Action takes place from a third-person perspective and, though the control system is better with a gamepad, you soon get used to the keyboard combination. Fortunately, the control system was designed with fluidity in mind so it’s easy to pick up. As you progress through the game you collect clues and the plot unfolds through excellent CGI (computer-generated imagery) sequences.
The puzzles can be unspeakably hard but not impossible and, interestingly, you get different endings based on your style of play. Silent Hill 2 is not a happy place — even endings are tinged with dark and tragic threads, so if you make it to the finish it’s one of the few games that won’t cheer you up.

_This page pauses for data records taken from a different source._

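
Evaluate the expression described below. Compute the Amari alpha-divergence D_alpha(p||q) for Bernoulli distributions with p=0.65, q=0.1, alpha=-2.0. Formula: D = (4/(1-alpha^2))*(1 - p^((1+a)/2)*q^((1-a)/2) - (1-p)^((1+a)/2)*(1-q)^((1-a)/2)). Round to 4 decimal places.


Amari alpha-divergence:
D = (4/(1-alpha^2))*(1 - p^((1+a)/2)*q^((1-a)/2) - (1-p)^((1+a)/2)*(1-q)^((1-a)/2)).
alpha = -2.0, p = 0.65, q = 0.1.
e1 = (1+alpha)/2 = -0.5, e2 = (1-alpha)/2 = 1.5.
t1 = p^e1 * q^e2 = 0.65^-0.5 * 0.1^1.5 = 0.039223.
t2 = (1-p)^e1 * (1-q)^e2 = 0.35^-0.5 * 0.9^1.5 = 1.443211.
4/(1-alpha^2) = -1.333333.
D = -1.333333*(1 - 0.039223 - 1.443211) = 0.6432

0.6432


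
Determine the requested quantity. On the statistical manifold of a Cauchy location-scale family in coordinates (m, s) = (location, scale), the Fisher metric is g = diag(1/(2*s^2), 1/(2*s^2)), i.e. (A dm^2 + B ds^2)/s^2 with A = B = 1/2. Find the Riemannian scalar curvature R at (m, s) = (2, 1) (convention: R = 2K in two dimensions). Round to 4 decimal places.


The metric has the form g = (A dm^2 + B ds^2)/s^2 with A = 1/2, B = 1/2.
Substitute u = sqrt(A/B)*m: g = B*(du^2 + ds^2)/s^2, i.e. B times the
Poincare upper half-plane metric, which has constant Gaussian curvature -1.
Scaling a 2D metric by a constant c divides the Gaussian curvature by c,
so K = -1/B = -1/(1/2) = -2.0000 everywhere (the point (m, s) = (2, 1) is irrelevant:
the curvature is constant).
Scalar curvature in dimension 2: R = 2K = -2/(1/2) = -4.0000.

-4.0000


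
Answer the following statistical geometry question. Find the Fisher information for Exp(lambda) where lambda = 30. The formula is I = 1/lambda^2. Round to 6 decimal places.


Fisher information for exponential: I(lambda) = 1/lambda^2.
lambda = 30, lambda^2 = 900.
I = 1/900 = 0.001111

0.001111


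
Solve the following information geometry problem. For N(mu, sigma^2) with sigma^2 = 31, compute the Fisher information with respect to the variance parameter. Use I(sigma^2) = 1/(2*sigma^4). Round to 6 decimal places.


Fisher information for variance: I(sigma^2) = 1/(2*sigma^4).
sigma^2 = 31, so sigma^4 = 961.
I = 1/(2*961) = 1/1922 = 0.000520

0.000520


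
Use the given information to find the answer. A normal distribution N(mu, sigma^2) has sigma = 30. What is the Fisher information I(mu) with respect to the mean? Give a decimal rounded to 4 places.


The Fisher information for the mean of a normal distribution is I(mu) = 1/sigma^2.
sigma = 30, so sigma^2 = 900.
I(mu) = 1/900 = 0.0011

0.0011


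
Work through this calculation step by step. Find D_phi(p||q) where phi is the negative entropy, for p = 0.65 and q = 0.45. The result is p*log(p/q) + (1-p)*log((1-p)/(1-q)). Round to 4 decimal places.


Bregman divergence with negative entropy generator:
D = p*log(p/q) + (1-p)*log((1-p)/(1-q)).
p = 0.65, q = 0.45.
p*log(p/q) = 0.65*log(0.65/0.45) = 0.239021.
(1-p)*log((1-p)/(1-q)) = 0.35*log(0.35/0.55) = -0.158195.
D = 0.239021 + -0.158195 = 0.0808

0.0808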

Silent Hill 2 already looked good on the PS2 but this PC conversion gives an incredible amount of detail to its grotesque beauty. The volumetric fog and lighting are not only well applied but also vital to the ambience of this game, and the overall soundscape adds brilliantly to the creepy atmosphere.
Konami has pulled off the abandoned town feel brilliantly and the fully exploratory 3D definitely elevates the Silent Hill series above Resident Evil. This Director’s Cut version adds a chapter not seen in the original PS2 game and gives you the chance to play Maria, a character you meet in the main game.
SH2 doesn’t quite pull off the hallucinatory descent into madness that made the first game so spectacular, but it plays out with such panache that it’s worth retreading some of the same ground. Forget the morality issues surrounding games like Grand Theft Auto 3 — this really is a game you shouldn’t let your children get their hands on.